Asymmetric Federalism And The Assent Dilemma: Evolving Judicially Manageable Standards For State-Centre Frictions
- IJLLR Journal
- Mar 29
- 2 min read
Divyanshu Bhardwaj, PhD Research Scholar, Chhatrapati Shahu Ji Maharaj University
ABSTRACT
Indian federalism is based on a fragile, almost-federal balance between the Union and the States that make it, a balance that is progressively being disrupted by constitutional friction at the gubernatorial level. This paper is a critical analysis of the current jurisprudence of discretionary powers of the Governor under Article 200 of the Constitution of India, with particular reference to the constitutionally dubious phenomenon of indefinite withholding of assent to State legislative Bills. Placing this problem of assent dilemma in the wider theoretical context of asymmetric federalism, the study examines how the unequal distributions of constitutional power, which was initially aimed at meeting regional diversity, have, however, inadvertently made the execution of the executive oversight more complex and further intensified the Centre-State hostilities.
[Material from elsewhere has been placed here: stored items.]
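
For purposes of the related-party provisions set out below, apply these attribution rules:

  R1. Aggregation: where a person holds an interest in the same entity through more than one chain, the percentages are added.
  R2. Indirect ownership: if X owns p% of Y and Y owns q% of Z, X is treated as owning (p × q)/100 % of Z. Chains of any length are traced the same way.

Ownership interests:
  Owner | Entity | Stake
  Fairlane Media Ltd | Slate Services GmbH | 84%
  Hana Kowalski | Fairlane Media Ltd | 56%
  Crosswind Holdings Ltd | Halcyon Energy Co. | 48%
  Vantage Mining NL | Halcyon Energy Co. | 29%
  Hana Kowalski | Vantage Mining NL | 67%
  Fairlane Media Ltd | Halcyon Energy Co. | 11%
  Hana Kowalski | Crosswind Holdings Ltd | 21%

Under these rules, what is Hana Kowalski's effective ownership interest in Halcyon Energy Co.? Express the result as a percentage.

Chain via Vantage Mining NL (R2): 67% × 29% = 19.43% of Halcyon Energy Co.
Chain via Fairlane Media Ltd (R2): 56% × 11% = 6.16% of Halcyon Energy Co.
Chain via Crosswind Holdings Ltd (R2): 21% × 48% = 10.08% of Halcyon Energy Co.
Aggregating (R1): 19.43% + 6.16% + 10.08% = 35.67%.

35.67%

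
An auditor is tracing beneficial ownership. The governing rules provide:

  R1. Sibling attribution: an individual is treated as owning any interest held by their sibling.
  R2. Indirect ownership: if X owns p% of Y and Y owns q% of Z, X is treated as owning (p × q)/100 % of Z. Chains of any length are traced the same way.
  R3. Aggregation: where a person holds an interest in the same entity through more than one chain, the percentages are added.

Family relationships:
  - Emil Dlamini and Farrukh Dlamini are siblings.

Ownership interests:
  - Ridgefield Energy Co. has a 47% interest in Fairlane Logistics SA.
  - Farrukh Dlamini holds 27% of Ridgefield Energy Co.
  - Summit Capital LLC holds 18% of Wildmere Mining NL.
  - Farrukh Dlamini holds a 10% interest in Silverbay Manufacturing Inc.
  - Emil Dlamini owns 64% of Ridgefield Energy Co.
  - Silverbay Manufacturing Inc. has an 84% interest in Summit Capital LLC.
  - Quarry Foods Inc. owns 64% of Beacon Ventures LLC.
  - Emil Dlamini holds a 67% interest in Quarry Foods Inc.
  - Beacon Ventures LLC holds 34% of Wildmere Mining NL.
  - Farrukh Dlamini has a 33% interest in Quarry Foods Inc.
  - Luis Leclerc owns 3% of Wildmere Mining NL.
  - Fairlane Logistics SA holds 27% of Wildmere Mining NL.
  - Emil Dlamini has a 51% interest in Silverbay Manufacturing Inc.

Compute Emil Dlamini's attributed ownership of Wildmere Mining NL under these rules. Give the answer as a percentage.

42.5311%

By sibling attribution (R1), Emil Dlamini is treated as also owning Farrukh Dlamini's interest in Ridgefield Energy Co, giving 64% + 27% = 91%.
By sibling attribution (R1), Emil Dlamini is treated as also owning Farrukh Dlamini's interest in Quarry Foods Inc, giving 67% + 33% = 100%.
By sibling attribution (R1), Emil Dlamini is treated as also owning Farrukh Dlamini's interest in Silverbay Manufacturing Inc, giving 51% + 10% = 61%.
Chain via Ridgefield Energy Co. → Fairlane Logistics SA (R2): 91% × 47% × 27% = 11.5479% of Wildmere Mining NL.
Chain via Quarry Foods Inc. → Beacon Ventures LLC (R2): 100% × 64% × 34% = 21.76% of Wildmere Mining NL.
Chain via Silverbay Manufacturing Inc. → Summit Capital LLC (R2): 61% × 84% × 18% = 9.2232% of Wildmere Mining NL.
Aggregating (R3): 11.5479% + 21.76% + 9.2232% = 42.5311%.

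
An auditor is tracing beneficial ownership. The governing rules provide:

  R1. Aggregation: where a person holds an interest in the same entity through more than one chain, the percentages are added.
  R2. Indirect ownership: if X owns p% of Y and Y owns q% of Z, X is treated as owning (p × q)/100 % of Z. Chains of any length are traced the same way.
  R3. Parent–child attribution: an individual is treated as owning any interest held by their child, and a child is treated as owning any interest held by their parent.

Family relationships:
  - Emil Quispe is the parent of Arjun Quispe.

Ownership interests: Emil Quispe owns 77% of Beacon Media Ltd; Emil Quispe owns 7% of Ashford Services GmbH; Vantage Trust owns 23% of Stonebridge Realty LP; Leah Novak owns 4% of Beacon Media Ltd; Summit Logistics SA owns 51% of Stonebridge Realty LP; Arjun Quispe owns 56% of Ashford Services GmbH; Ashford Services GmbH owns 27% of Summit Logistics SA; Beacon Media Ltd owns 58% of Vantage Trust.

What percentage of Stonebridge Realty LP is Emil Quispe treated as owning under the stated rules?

18.9469%

By parent–child attribution (R3), Emil Quispe is treated as also owning Arjun Quispe's interest in Ashford Services GmbH, giving 7% + 56% = 63%.
Chain via Beacon Media Ltd → Vantage Trust (R2): 77% × 58% × 23% = 10.2718% of Stonebridge Realty LP.
Chain via Ashford Services GmbH → Summit Logistics SA (R2): 63% × 27% × 51% = 8.6751% of Stonebridge Realty LP.
Aggregating (R1): 10.2718% + 8.6751% = 18.9469%.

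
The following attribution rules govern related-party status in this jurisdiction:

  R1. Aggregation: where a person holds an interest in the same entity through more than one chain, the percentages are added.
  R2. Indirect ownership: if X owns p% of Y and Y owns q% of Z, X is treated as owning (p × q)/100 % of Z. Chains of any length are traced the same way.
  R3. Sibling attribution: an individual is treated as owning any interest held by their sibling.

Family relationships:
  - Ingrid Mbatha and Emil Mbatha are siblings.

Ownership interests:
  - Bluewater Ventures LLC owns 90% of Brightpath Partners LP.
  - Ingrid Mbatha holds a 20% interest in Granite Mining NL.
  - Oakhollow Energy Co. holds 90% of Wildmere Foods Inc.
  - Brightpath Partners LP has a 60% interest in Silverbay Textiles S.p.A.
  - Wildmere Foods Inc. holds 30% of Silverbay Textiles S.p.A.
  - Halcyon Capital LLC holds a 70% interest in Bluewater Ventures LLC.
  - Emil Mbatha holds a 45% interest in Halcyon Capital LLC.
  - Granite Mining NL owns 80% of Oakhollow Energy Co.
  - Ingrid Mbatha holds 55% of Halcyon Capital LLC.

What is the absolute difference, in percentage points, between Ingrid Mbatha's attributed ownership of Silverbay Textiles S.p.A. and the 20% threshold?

By sibling attribution (R3), Ingrid Mbatha is treated as also owning Emil Mbatha's interest in Halcyon Capital LLC, giving 55% + 45% = 100%.
Chain via Granite Mining NL → Oakhollow Energy Co. → Wildmere Foods Inc. (R2): 20% × 80% × 90% × 30% = 4.32% of Silverbay Textiles S.p.A.
Chain via Halcyon Capital LLC → Bluewater Ventures LLC → Brightpath Partners LP (R2): 100% × 70% × 90% × 60% = 37.8% of Silverbay Textiles S.p.A.
Aggregating (R1): 4.32% + 37.8% = 42.12%.
42.12% exceeds the 20% threshold by 22.12 percentage points.

22.12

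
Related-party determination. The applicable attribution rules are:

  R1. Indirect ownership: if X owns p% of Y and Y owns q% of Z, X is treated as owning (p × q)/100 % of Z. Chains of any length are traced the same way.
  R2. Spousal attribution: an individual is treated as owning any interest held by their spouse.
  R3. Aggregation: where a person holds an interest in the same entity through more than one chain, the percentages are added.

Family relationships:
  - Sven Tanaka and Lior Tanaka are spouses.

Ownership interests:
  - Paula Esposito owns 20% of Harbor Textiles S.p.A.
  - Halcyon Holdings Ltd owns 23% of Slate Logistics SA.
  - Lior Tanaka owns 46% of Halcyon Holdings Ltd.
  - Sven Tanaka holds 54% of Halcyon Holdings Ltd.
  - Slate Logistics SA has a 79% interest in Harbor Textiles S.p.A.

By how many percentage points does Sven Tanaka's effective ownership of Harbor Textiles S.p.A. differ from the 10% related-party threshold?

By spousal attribution (R2), Sven Tanaka is treated as also owning Lior Tanaka's interest in Halcyon Holdings Ltd, giving 54% + 46% = 100%.
Chain via Halcyon Holdings Ltd → Slate Logistics SA (R1): 100% × 23% × 79% = 18.17% of Harbor Textiles S.p.A.
18.17% exceeds the 10% threshold by 8.17 percentage points.

8.17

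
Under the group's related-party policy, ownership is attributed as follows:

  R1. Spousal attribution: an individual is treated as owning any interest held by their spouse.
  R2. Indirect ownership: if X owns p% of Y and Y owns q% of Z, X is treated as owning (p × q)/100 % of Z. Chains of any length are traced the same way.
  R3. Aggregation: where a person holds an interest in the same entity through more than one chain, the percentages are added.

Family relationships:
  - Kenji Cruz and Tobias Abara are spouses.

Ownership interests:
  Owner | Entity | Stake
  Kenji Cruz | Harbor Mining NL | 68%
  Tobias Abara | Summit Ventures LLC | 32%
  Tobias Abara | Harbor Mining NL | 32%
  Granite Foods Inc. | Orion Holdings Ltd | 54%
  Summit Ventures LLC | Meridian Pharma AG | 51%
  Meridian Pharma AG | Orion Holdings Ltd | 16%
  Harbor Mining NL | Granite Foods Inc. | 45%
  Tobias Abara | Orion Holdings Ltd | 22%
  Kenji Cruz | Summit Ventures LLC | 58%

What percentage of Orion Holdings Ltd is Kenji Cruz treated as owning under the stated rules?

By spousal attribution (R1), Kenji Cruz is treated as also owning Tobias Abara's interest in Summit Ventures LLC, giving 58% + 32% = 90%.
By spousal attribution (R1), Kenji Cruz is treated as also owning Tobias Abara's interest in Harbor Mining NL, giving 68% + 32% = 100%.
By spousal attribution (R1), Kenji Cruz is treated as owning Tobias Abara's 22% interest in Orion Holdings Ltd.
Chain via Summit Ventures LLC → Meridian Pharma AG (R2): 90% × 51% × 16% = 7.344% of Orion Holdings Ltd.
Chain via Harbor Mining NL → Granite Foods Inc. (R2): 100% × 45% × 54% = 24.3% of Orion Holdings Ltd.
Direct interest in Orion Holdings Ltd: 22%.
Aggregating (R3): 7.344% + 24.3% + 22% = 53.644%.

53.644%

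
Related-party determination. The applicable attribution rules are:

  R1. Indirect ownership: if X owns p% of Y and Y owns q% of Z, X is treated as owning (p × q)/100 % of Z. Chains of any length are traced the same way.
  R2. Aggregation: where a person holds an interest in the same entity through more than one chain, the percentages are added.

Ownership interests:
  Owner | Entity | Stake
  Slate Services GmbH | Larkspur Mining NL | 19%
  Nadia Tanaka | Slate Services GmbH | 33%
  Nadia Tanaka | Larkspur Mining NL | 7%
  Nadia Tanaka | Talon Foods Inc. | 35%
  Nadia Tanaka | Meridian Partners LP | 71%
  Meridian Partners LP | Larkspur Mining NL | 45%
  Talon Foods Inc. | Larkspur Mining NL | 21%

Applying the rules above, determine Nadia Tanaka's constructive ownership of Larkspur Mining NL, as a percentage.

52.57%

Chain via Meridian Partners LP (R1): 71% × 45% = 31.95% of Larkspur Mining NL.
Chain via Talon Foods Inc. (R1): 35% × 21% = 7.35% of Larkspur Mining NL.
Chain via Slate Services GmbH (R1): 33% × 19% = 6.27% of Larkspur Mining NL.
Direct interest in Larkspur Mining NL: 7%.
Aggregating (R2): 31.95% + 7.35% + 6.27% + 7% = 52.57%.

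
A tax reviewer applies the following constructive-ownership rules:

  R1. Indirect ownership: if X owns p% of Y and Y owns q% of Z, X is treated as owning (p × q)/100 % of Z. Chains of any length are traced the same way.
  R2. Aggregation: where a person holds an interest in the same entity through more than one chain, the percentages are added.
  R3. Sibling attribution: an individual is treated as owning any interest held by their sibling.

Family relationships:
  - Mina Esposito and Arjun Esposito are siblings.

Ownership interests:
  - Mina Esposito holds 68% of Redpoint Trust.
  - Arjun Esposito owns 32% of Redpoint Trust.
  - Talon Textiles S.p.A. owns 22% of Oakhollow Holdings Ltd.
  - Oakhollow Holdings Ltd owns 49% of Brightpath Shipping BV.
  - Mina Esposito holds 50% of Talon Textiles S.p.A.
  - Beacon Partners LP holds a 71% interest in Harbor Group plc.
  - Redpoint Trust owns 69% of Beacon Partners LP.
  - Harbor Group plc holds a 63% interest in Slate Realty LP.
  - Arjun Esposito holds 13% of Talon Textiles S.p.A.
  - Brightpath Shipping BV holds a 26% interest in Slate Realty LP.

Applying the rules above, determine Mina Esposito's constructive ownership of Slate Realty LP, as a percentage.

32.629464%

By sibling attribution (R3), Mina Esposito is treated as also owning Arjun Esposito's interest in Redpoint Trust, giving 68% + 32% = 100%.
By sibling attribution (R3), Mina Esposito is treated as also owning Arjun Esposito's interest in Talon Textiles S.p.A, giving 50% + 13% = 63%.
Chain via Redpoint Trust → Beacon Partners LP → Harbor Group plc (R1): 100% × 69% × 71% × 63% = 30.8637% of Slate Realty LP.
Chain via Talon Textiles S.p.A. → Oakhollow Holdings Ltd → Brightpath Shipping BV (R1): 63% × 22% × 49% × 26% = 1.765764% of Slate Realty LP.
Aggregating (R2): 30.8637% + 1.765764% = 32.629464%.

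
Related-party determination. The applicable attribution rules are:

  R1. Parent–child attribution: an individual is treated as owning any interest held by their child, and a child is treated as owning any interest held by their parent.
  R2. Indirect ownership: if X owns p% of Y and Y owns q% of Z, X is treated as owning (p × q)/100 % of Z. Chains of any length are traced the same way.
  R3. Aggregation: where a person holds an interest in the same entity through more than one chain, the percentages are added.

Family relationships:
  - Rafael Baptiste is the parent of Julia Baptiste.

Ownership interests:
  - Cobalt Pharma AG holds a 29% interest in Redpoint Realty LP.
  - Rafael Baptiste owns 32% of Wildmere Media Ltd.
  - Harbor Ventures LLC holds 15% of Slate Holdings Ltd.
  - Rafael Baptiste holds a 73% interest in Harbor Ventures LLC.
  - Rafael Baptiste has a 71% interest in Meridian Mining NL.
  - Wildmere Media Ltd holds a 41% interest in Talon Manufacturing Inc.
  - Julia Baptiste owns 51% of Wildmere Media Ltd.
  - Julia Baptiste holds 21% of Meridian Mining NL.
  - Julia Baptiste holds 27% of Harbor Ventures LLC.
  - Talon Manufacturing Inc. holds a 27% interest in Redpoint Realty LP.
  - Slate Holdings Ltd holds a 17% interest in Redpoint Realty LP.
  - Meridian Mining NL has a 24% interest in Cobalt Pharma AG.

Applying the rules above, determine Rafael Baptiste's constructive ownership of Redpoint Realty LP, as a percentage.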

The main point of the research is to thoroughly trace the judicial search of the so-called judicially manageable standards in order to examine and control gubernatorial and presidential inaction, which reached a critical and highly controversial inflection point in the jurisprudence of the Supreme Court in 2023-2025.
The paper breaks down some of the most significant constitutional decisions, such State of Punjab v. Principal Secretary to the Governor of Punjab through an intensive doctrinal, comparative, and analytical approach, and the historic Special Presidential Reference No. 1 of 2025. The results indicate a deep judicial conflict in the quest to reconcile the rigid doctrine of the separation of powers with the democratic demands of dialogic federalism. Although the judiciary first tried to provide strict timelines on the assent process in order to restrict the so-called pocket veto, the next advisory opinion in the Presidential Reference reiterated the strict constitutional boundaries of such judicial interference, denying the idea of the so-called deemed assent but at the same time providing a narrow, highly limited, window of judicial review of the so-called protracted unexplained inaction. Finally, the paper recommends that in order to resolve the assent dilemma, more than just judicial recalibration is needed, and that an institutional revival of constitutional morality, codification of the criteria of reservation, and a dedication to federal comity is necessary in order to protect the legislative autonomy of the States in the Indian complex federal grid.
Keywords: Asymmetric federalism, Article 200, Gubernatorial discretion, Judicially manageable standards, Constitutional morality, Dialogic federalism.